The Small Business, Enterprise and Employment Act (the “Act”) became one of the last acts of the current Parliament when it received Royal Assent on 26 March 2015. The Act includes important changes for insolvency practitioners and other participants across the entire restructuring & insolvency market, tucked away amongst a hotchpotch of other subjects (pub code adjudication, childcare and schools and significant changes to company law, to name a few!).
Claims for sale
Perhaps the most interesting change in the Act will allow insolvency practitioners to assign causes of action, including the proceeds of any action, for wrongful and fraudulent trading, preferences, transactions at undervalue and extortionate credit transactions to third parties. Whether a side industry emerges to routinely purchase such claims remains to be seen, but the opportunity for officeholders to obtain and distribute cash more quickly by assigning claims will no doubt be welcomed by creditors. If assignment becomes the norm, we may also see more claims being pursued, and with it the number of successful claims against miscreant directors.
The assignability of claims also adds to the diverse range of assets which can be put up for sale in formal insolvency procedures. Another notable recent example is the sale of a section 75 debt by the pension trustees of Kaupthing, Singer & Friedlander in November 2014.
Simplification
Continuing the movement towards functional parity between administrators and liquidators, administrators will be given the power under the Act to bring wrongful and fraudulent trading actions, a power currently enjoyed only by liquidators.

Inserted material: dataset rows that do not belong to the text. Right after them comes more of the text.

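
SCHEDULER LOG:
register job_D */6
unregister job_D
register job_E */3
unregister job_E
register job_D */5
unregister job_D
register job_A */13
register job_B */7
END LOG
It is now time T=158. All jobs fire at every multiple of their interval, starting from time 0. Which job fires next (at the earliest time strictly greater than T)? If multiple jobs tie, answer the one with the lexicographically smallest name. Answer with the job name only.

Op 1: register job_D */6 -> active={job_D:*/6}
Op 2: unregister job_D -> active={}
Op 3: register job_E */3 -> active={job_E:*/3}
Op 4: unregister job_E -> active={}
Op 5: register job_D */5 -> active={job_D:*/5}
Op 6: unregister job_D -> active={}
Op 7: register job_A */13 -> active={job_A:*/13}
Op 8: register job_B */7 -> active={job_A:*/13, job_B:*/7}
  job_A: interval 13, next fire after T=158 is 169
  job_B: interval 7, next fire after T=158 is 161
Earliest = 161, winner (lex tiebreak) = job_B

Answer: job_B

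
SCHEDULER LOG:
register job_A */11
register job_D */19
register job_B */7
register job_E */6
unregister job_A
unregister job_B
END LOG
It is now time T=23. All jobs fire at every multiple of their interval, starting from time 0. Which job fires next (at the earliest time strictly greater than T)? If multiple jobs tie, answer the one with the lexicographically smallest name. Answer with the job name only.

Op 1: register job_A */11 -> active={job_A:*/11}
Op 2: register job_D */19 -> active={job_A:*/11, job_D:*/19}
Op 3: register job_B */7 -> active={job_A:*/11, job_B:*/7, job_D:*/19}
Op 4: register job_E */6 -> active={job_A:*/11, job_B:*/7, job_D:*/19, job_E:*/6}
Op 5: unregister job_A -> active={job_B:*/7, job_D:*/19, job_E:*/6}
Op 6: unregister job_B -> active={job_D:*/19, job_E:*/6}
  job_D: interval 19, next fire after T=23 is 38
  job_E: interval 6, next fire after T=23 is 24
Earliest = 24, winner (lex tiebreak) = job_E

Answer: job_E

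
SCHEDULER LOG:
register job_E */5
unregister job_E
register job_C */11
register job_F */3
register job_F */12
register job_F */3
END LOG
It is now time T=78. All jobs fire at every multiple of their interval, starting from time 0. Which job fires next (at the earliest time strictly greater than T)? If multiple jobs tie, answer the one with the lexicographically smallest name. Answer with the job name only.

Answer: job_F

Derivation:
Op 1: register job_E */5 -> active={job_E:*/5}
Op 2: unregister job_E -> active={}
Op 3: register job_C */11 -> active={job_C:*/11}
Op 4: register job_F */3 -> active={job_C:*/11, job_F:*/3}
Op 5: register job_F */12 -> active={job_C:*/11, job_F:*/12}
Op 6: register job_F */3 -> active={job_C:*/11, job_F:*/3}
  job_C: interval 11, next fire after T=78 is 88
  job_F: interval 3, next fire after T=78 is 81
Earliest = 81, winner (lex tiebreak) = job_F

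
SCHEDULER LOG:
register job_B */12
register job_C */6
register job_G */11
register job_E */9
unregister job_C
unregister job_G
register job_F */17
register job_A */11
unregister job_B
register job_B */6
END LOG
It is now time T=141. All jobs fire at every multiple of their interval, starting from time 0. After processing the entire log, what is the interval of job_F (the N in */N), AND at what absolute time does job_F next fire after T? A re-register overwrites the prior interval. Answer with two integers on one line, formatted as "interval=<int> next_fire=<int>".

Answer: interval=17 next_fire=153

Derivation:
Op 1: register job_B */12 -> active={job_B:*/12}
Op 2: register job_C */6 -> active={job_B:*/12, job_C:*/6}
Op 3: register job_G */11 -> active={job_B:*/12, job_C:*/6, job_G:*/11}
Op 4: register job_E */9 -> active={job_B:*/12, job_C:*/6, job_E:*/9, job_G:*/11}
Op 5: unregister job_C -> active={job_B:*/12, job_E:*/9, job_G:*/11}
Op 6: unregister job_G -> active={job_B:*/12, job_E:*/9}
Op 7: register job_F */17 -> active={job_B:*/12, job_E:*/9, job_F:*/17}
Op 8: register job_A */11 -> active={job_A:*/11, job_B:*/12, job_E:*/9, job_F:*/17}
Op 9: unregister job_B -> active={job_A:*/11, job_E:*/9, job_F:*/17}
Op 10: register job_B */6 -> active={job_A:*/11, job_B:*/6, job_E:*/9, job_F:*/17}
Final interval of job_F = 17
Next fire of job_F after T=141: (141//17+1)*17 = 153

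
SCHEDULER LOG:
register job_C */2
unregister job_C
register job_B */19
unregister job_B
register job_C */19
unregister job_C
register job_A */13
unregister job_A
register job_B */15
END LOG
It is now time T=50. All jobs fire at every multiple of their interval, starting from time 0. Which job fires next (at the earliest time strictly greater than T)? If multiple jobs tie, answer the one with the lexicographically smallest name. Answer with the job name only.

Answer: job_B

Derivation:
Op 1: register job_C */2 -> active={job_C:*/2}
Op 2: unregister job_C -> active={}
Op 3: register job_B */19 -> active={job_B:*/19}
Op 4: unregister job_B -> active={}
Op 5: register job_C */19 -> active={job_C:*/19}
Op 6: unregister job_C -> active={}
Op 7: register job_A */13 -> active={job_A:*/13}
Op 8: unregister job_A -> active={}
Op 9: register job_B */15 -> active={job_B:*/15}
  job_B: interval 15, next fire after T=50 is 60
Earliest = 60, winner (lex tiebreak) = job_B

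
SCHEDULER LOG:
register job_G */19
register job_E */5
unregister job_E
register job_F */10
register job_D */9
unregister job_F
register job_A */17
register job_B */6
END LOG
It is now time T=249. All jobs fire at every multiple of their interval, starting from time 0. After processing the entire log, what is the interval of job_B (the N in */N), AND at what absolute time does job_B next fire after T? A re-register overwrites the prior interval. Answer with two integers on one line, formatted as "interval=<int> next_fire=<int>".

Op 1: register job_G */19 -> active={job_G:*/19}
Op 2: register job_E */5 -> active={job_E:*/5, job_G:*/19}
Op 3: unregister job_E -> active={job_G:*/19}
Op 4: register job_F */10 -> active={job_F:*/10, job_G:*/19}
Op 5: register job_D */9 -> active={job_D:*/9, job_F:*/10, job_G:*/19}
Op 6: unregister job_F -> active={job_D:*/9, job_G:*/19}
Op 7: register job_A */17 -> active={job_A:*/17, job_D:*/9, job_G:*/19}
Op 8: register job_B */6 -> active={job_A:*/17, job_B:*/6, job_D:*/9, job_G:*/19}
Final interval of job_B = 6
Next fire of job_B after T=249: (249//6+1)*6 = 252

Answer: interval=6 next_fire=252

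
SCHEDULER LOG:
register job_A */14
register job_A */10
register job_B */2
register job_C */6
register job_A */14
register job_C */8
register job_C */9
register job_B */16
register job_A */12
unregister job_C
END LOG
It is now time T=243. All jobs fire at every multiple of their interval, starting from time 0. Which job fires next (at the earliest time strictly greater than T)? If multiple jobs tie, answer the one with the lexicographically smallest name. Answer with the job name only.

Op 1: register job_A */14 -> active={job_A:*/14}
Op 2: register job_A */10 -> active={job_A:*/10}
Op 3: register job_B */2 -> active={job_A:*/10, job_B:*/2}
Op 4: register job_C */6 -> active={job_A:*/10, job_B:*/2, job_C:*/6}
Op 5: register job_A */14 -> active={job_A:*/14, job_B:*/2, job_C:*/6}
Op 6: register job_C */8 -> active={job_A:*/14, job_B:*/2, job_C:*/8}
Op 7: register job_C */9 -> active={job_A:*/14, job_B:*/2, job_C:*/9}
Op 8: register job_B */16 -> active={job_A:*/14, job_B:*/16, job_C:*/9}
Op 9: register job_A */12 -> active={job_A:*/12, job_B:*/16, job_C:*/9}
Op 10: unregister job_C -> active={job_A:*/12, job_B:*/16}
  job_A: interval 12, next fire after T=243 is 252
  job_B: interval 16, next fire after T=243 is 256
Earliest = 252, winner (lex tiebreak) = job_A

Answer: job_A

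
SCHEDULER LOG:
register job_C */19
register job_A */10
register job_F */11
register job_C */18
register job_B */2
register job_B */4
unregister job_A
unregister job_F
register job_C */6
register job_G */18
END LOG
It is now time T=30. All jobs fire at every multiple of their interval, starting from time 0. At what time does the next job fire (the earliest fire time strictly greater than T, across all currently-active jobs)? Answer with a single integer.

Op 1: register job_C */19 -> active={job_C:*/19}
Op 2: register job_A */10 -> active={job_A:*/10, job_C:*/19}
Op 3: register job_F */11 -> active={job_A:*/10, job_C:*/19, job_F:*/11}
Op 4: register job_C */18 -> active={job_A:*/10, job_C:*/18, job_F:*/11}
Op 5: register job_B */2 -> active={job_A:*/10, job_B:*/2, job_C:*/18, job_F:*/11}
Op 6: register job_B */4 -> active={job_A:*/10, job_B:*/4, job_C:*/18, job_F:*/11}
Op 7: unregister job_A -> active={job_B:*/4, job_C:*/18, job_F:*/11}
Op 8: unregister job_F -> active={job_B:*/4, job_C:*/18}
Op 9: register job_C */6 -> active={job_B:*/4, job_C:*/6}
Op 10: register job_G */18 -> active={job_B:*/4, job_C:*/6, job_G:*/18}
  job_B: interval 4, next fire after T=30 is 32
  job_C: interval 6, next fire after T=30 is 36
  job_G: interval 18, next fire after T=30 is 36
Earliest fire time = 32 (job job_B)

Answer: 32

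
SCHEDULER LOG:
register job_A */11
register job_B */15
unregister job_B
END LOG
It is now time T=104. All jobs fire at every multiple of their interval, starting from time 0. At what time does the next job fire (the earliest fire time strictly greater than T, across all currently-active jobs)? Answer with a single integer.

Answer: 110

Derivation:
Op 1: register job_A */11 -> active={job_A:*/11}
Op 2: register job_B */15 -> active={job_A:*/11, job_B:*/15}
Op 3: unregister job_B -> active={job_A:*/11}
  job_A: interval 11, next fire after T=104 is 110
Earliest fire time = 110 (job job_A)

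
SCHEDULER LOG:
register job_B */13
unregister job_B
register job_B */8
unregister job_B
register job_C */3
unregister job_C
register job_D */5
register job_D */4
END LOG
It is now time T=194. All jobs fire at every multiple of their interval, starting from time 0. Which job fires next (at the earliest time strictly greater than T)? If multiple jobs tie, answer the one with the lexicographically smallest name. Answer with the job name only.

Op 1: register job_B */13 -> active={job_B:*/13}
Op 2: unregister job_B -> active={}
Op 3: register job_B */8 -> active={job_B:*/8}
Op 4: unregister job_B -> active={}
Op 5: register job_C */3 -> active={job_C:*/3}
Op 6: unregister job_C -> active={}
Op 7: register job_D */5 -> active={job_D:*/5}
Op 8: register job_D */4 -> active={job_D:*/4}
  job_D: interval 4, next fire after T=194 is 196
Earliest = 196, winner (lex tiebreak) = job_D

Answer: job_D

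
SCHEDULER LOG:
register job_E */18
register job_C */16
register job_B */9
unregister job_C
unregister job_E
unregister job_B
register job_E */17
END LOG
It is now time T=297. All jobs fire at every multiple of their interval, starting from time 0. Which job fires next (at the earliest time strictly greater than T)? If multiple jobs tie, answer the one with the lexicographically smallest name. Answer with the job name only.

Op 1: register job_E */18 -> active={job_E:*/18}
Op 2: register job_C */16 -> active={job_C:*/16, job_E:*/18}
Op 3: register job_B */9 -> active={job_B:*/9, job_C:*/16, job_E:*/18}
Op 4: unregister job_C -> active={job_B:*/9, job_E:*/18}
Op 5: unregister job_E -> active={job_B:*/9}
Op 6: unregister job_B -> active={}
Op 7: register job_E */17 -> active={job_E:*/17}
  job_E: interval 17, next fire after T=297 is 306
Earliest = 306, winner (lex tiebreak) = job_E

Answer: job_E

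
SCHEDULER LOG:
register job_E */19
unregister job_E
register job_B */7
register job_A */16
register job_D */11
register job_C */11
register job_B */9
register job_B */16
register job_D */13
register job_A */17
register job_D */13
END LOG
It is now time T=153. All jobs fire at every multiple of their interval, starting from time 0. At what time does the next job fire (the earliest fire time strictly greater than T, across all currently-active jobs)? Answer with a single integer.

Op 1: register job_E */19 -> active={job_E:*/19}
Op 2: unregister job_E -> active={}
Op 3: register job_B */7 -> active={job_B:*/7}
Op 4: register job_A */16 -> active={job_A:*/16, job_B:*/7}
Op 5: register job_D */11 -> active={job_A:*/16, job_B:*/7, job_D:*/11}
Op 6: register job_C */11 -> active={job_A:*/16, job_B:*/7, job_C:*/11, job_D:*/11}
Op 7: register job_B */9 -> active={job_A:*/16, job_B:*/9, job_C:*/11, job_D:*/11}
Op 8: register job_B */16 -> active={job_A:*/16, job_B:*/16, job_C:*/11, job_D:*/11}
Op 9: register job_D */13 -> active={job_A:*/16, job_B:*/16, job_C:*/11, job_D:*/13}
Op 10: register job_A */17 -> active={job_A:*/17, job_B:*/16, job_C:*/11, job_D:*/13}
Op 11: register job_D */13 -> active={job_A:*/17, job_B:*/16, job_C:*/11, job_D:*/13}
  job_A: interval 17, next fire after T=153 is 170
  job_B: interval 16, next fire after T=153 is 160
  job_C: interval 11, next fire after T=153 is 154
  job_D: interval 13, next fire after T=153 is 156
Earliest fire time = 154 (job job_C)

Answer: 154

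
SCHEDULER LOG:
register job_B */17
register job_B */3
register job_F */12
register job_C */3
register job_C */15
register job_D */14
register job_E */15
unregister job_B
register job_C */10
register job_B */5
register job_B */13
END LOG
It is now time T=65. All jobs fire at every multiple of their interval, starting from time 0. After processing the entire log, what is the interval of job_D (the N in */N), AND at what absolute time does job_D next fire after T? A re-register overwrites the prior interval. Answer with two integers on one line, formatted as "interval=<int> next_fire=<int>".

Op 1: register job_B */17 -> active={job_B:*/17}
Op 2: register job_B */3 -> active={job_B:*/3}
Op 3: register job_F */12 -> active={job_B:*/3, job_F:*/12}
Op 4: register job_C */3 -> active={job_B:*/3, job_C:*/3, job_F:*/12}
Op 5: register job_C */15 -> active={job_B:*/3, job_C:*/15, job_F:*/12}
Op 6: register job_D */14 -> active={job_B:*/3, job_C:*/15, job_D:*/14, job_F:*/12}
Op 7: register job_E */15 -> active={job_B:*/3, job_C:*/15, job_D:*/14, job_E:*/15, job_F:*/12}
Op 8: unregister job_B -> active={job_C:*/15, job_D:*/14, job_E:*/15, job_F:*/12}
Op 9: register job_C */10 -> active={job_C:*/10, job_D:*/14, job_E:*/15, job_F:*/12}
Op 10: register job_B */5 -> active={job_B:*/5, job_C:*/10, job_D:*/14, job_E:*/15, job_F:*/12}
Op 11: register job_B */13 -> active={job_B:*/13, job_C:*/10, job_D:*/14, job_E:*/15, job_F:*/12}
Final interval of job_D = 14
Next fire of job_D after T=65: (65//14+1)*14 = 70

Answer: interval=14 next_fire=70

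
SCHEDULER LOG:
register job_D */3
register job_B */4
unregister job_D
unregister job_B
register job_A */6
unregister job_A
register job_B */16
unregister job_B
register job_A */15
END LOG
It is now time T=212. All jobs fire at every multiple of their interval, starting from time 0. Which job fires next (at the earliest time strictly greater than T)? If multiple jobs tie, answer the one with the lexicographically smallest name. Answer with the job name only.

Answer: job_A

Derivation:
Op 1: register job_D */3 -> active={job_D:*/3}
Op 2: register job_B */4 -> active={job_B:*/4, job_D:*/3}
Op 3: unregister job_D -> active={job_B:*/4}
Op 4: unregister job_B -> active={}
Op 5: register job_A */6 -> active={job_A:*/6}
Op 6: unregister job_A -> active={}
Op 7: register job_B */16 -> active={job_B:*/16}
Op 8: unregister job_B -> active={}
Op 9: register job_A */15 -> active={job_A:*/15}
  job_A: interval 15, next fire after T=212 is 225
Earliest = 225, winner (lex tiebreak) = job_A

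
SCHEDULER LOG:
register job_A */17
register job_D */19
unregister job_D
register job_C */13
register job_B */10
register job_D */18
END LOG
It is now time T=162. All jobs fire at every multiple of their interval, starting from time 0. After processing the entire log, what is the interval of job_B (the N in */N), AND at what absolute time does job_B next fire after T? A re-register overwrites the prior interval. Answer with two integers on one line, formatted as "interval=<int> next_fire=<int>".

Answer: interval=10 next_fire=170

Derivation:
Op 1: register job_A */17 -> active={job_A:*/17}
Op 2: register job_D */19 -> active={job_A:*/17, job_D:*/19}
Op 3: unregister job_D -> active={job_A:*/17}
Op 4: register job_C */13 -> active={job_A:*/17, job_C:*/13}
Op 5: register job_B */10 -> active={job_A:*/17, job_B:*/10, job_C:*/13}
Op 6: register job_D */18 -> active={job_A:*/17, job_B:*/10, job_C:*/13, job_D:*/18}
Final interval of job_B = 10
Next fire of job_B after T=162: (162//10+1)*10 = 170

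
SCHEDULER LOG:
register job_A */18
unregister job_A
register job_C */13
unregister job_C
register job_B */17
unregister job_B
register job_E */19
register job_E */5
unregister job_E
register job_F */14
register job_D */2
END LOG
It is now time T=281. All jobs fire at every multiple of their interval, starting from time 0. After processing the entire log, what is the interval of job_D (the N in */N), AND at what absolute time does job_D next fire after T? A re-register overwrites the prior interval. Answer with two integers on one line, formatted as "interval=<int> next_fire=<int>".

Op 1: register job_A */18 -> active={job_A:*/18}
Op 2: unregister job_A -> active={}
Op 3: register job_C */13 -> active={job_C:*/13}
Op 4: unregister job_C -> active={}
Op 5: register job_B */17 -> active={job_B:*/17}
Op 6: unregister job_B -> active={}
Op 7: register job_E */19 -> active={job_E:*/19}
Op 8: register job_E */5 -> active={job_E:*/5}
Op 9: unregister job_E -> active={}
Op 10: register job_F */14 -> active={job_F:*/14}
Op 11: register job_D */2 -> active={job_D:*/2, job_F:*/14}
Final interval of job_D = 2
Next fire of job_D after T=281: (281//2+1)*2 = 282

Answer: interval=2 next_fire=282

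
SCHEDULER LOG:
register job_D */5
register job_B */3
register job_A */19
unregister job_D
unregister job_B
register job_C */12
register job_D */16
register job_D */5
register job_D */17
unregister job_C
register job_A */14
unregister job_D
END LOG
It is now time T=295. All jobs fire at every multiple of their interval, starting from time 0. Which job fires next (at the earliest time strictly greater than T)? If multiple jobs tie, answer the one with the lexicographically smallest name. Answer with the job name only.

Answer: job_A

Derivation:
Op 1: register job_D */5 -> active={job_D:*/5}
Op 2: register job_B */3 -> active={job_B:*/3, job_D:*/5}
Op 3: register job_A */19 -> active={job_A:*/19, job_B:*/3, job_D:*/5}
Op 4: unregister job_D -> active={job_A:*/19, job_B:*/3}
Op 5: unregister job_B -> active={job_A:*/19}
Op 6: register job_C */12 -> active={job_A:*/19, job_C:*/12}
Op 7: register job_D */16 -> active={job_A:*/19, job_C:*/12, job_D:*/16}
Op 8: register job_D */5 -> active={job_A:*/19, job_C:*/12, job_D:*/5}
Op 9: register job_D */17 -> active={job_A:*/19, job_C:*/12, job_D:*/17}
Op 10: unregister job_C -> active={job_A:*/19, job_D:*/17}
Op 11: register job_A */14 -> active={job_A:*/14, job_D:*/17}
Op 12: unregister job_D -> active={job_A:*/14}
  job_A: interval 14, next fire after T=295 is 308
Earliest = 308, winner (lex tiebreak) = job_A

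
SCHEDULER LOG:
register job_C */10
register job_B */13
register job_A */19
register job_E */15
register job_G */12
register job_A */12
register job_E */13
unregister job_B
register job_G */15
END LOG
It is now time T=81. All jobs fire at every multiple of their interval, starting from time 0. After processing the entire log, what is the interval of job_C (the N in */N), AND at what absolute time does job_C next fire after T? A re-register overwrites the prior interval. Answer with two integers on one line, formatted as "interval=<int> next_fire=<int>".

Answer: interval=10 next_fire=90

Derivation:
Op 1: register job_C */10 -> active={job_C:*/10}
Op 2: register job_B */13 -> active={job_B:*/13, job_C:*/10}
Op 3: register job_A */19 -> active={job_A:*/19, job_B:*/13, job_C:*/10}
Op 4: register job_E */15 -> active={job_A:*/19, job_B:*/13, job_C:*/10, job_E:*/15}
Op 5: register job_G */12 -> active={job_A:*/19, job_B:*/13, job_C:*/10, job_E:*/15, job_G:*/12}
Op 6: register job_A */12 -> active={job_A:*/12, job_B:*/13, job_C:*/10, job_E:*/15, job_G:*/12}
Op 7: register job_E */13 -> active={job_A:*/12, job_B:*/13, job_C:*/10, job_E:*/13, job_G:*/12}
Op 8: unregister job_B -> active={job_A:*/12, job_C:*/10, job_E:*/13, job_G:*/12}
Op 9: register job_G */15 -> active={job_A:*/12, job_C:*/10, job_E:*/13, job_G:*/15}
Final interval of job_C = 10
Next fire of job_C after T=81: (81//10+1)*10 = 90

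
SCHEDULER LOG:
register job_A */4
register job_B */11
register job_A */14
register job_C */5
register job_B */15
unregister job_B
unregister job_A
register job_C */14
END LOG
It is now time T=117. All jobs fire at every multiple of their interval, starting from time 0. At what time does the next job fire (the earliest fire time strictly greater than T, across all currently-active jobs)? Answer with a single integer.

Answer: 126

Derivation:
Op 1: register job_A */4 -> active={job_A:*/4}
Op 2: register job_B */11 -> active={job_A:*/4, job_B:*/11}
Op 3: register job_A */14 -> active={job_A:*/14, job_B:*/11}
Op 4: register job_C */5 -> active={job_A:*/14, job_B:*/11, job_C:*/5}
Op 5: register job_B */15 -> active={job_A:*/14, job_B:*/15, job_C:*/5}
Op 6: unregister job_B -> active={job_A:*/14, job_C:*/5}
Op 7: unregister job_A -> active={job_C:*/5}
Op 8: register job_C */14 -> active={job_C:*/14}
  job_C: interval 14, next fire after T=117 is 126
Earliest fire time = 126 (job job_C)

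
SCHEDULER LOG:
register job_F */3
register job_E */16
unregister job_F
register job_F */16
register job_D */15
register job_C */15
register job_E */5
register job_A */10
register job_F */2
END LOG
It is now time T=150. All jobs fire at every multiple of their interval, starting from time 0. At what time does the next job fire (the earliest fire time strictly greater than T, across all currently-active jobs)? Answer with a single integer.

Answer: 152

Derivation:
Op 1: register job_F */3 -> active={job_F:*/3}
Op 2: register job_E */16 -> active={job_E:*/16, job_F:*/3}
Op 3: unregister job_F -> active={job_E:*/16}
Op 4: register job_F */16 -> active={job_E:*/16, job_F:*/16}
Op 5: register job_D */15 -> active={job_D:*/15, job_E:*/16, job_F:*/16}
Op 6: register job_C */15 -> active={job_C:*/15, job_D:*/15, job_E:*/16, job_F:*/16}
Op 7: register job_E */5 -> active={job_C:*/15, job_D:*/15, job_E:*/5, job_F:*/16}
Op 8: register job_A */10 -> active={job_A:*/10, job_C:*/15, job_D:*/15, job_E:*/5, job_F:*/16}
Op 9: register job_F */2 -> active={job_A:*/10, job_C:*/15, job_D:*/15, job_E:*/5, job_F:*/2}
  job_A: interval 10, next fire after T=150 is 160
  job_C: interval 15, next fire after T=150 is 165
  job_D: interval 15, next fire after T=150 is 165
  job_E: interval 5, next fire after T=150 is 155
  job_F: interval 2, next fire after T=150 is 152
Earliest fire time = 152 (job job_F)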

Despite lobbying efforts led by R3, creditors’ meetings will be removed as a default requirement, and other measures will be introduced to simplify the work of IPs:
- abolishing liquidators’ need to obtain sanction for all of the actions listed in Schedule 4 of the Insolvency Act 1986 (which includes paying any class of creditors in full and making any compromise or arrangement with creditors);
- allowing administrators’ terms of office to be extended by 12 months by consent, rather than 6 months currently; and
- accelerating the timeline for striking-off companies (which will take place 2, rather than 3, months after publication in the Gazette).
Directors’ disqualification
In addition, the regime for directors’ disqualification is being expanded:
- misconduct abroad will now be capable of leading to disqualification in the UK;
- persons instructing unfit directors may themselves be subject to disqualification;
- there will be 3 years post-insolvency to bring disqualification proceedings (rather than 2 years currently); and
- directors will be required to compensate creditors, individually or as a class, who have suffered loss as a result of their misconduct.
Pre-packs
Following recommendations by the Graham Review into Pre-pack Administration in June 2014, the Act gives the Secretary of State a reserve power to introduce regulations prohibiting or restricting sales by administrators to connected persons. As ever the devil is in the detail: the definition of “connected persons” in the Act is broader than that in the Insolvency Act 1986 and will capture companies with any shared directors, even when there has been a gap between the resignation from one company and the appointment to the board of another.
Enactment
The Department for Business, Innovation & Skills has indicated that the Act will be implemented in phases, with the measures set out above beginning in May 2015, and full enactment by April 2016.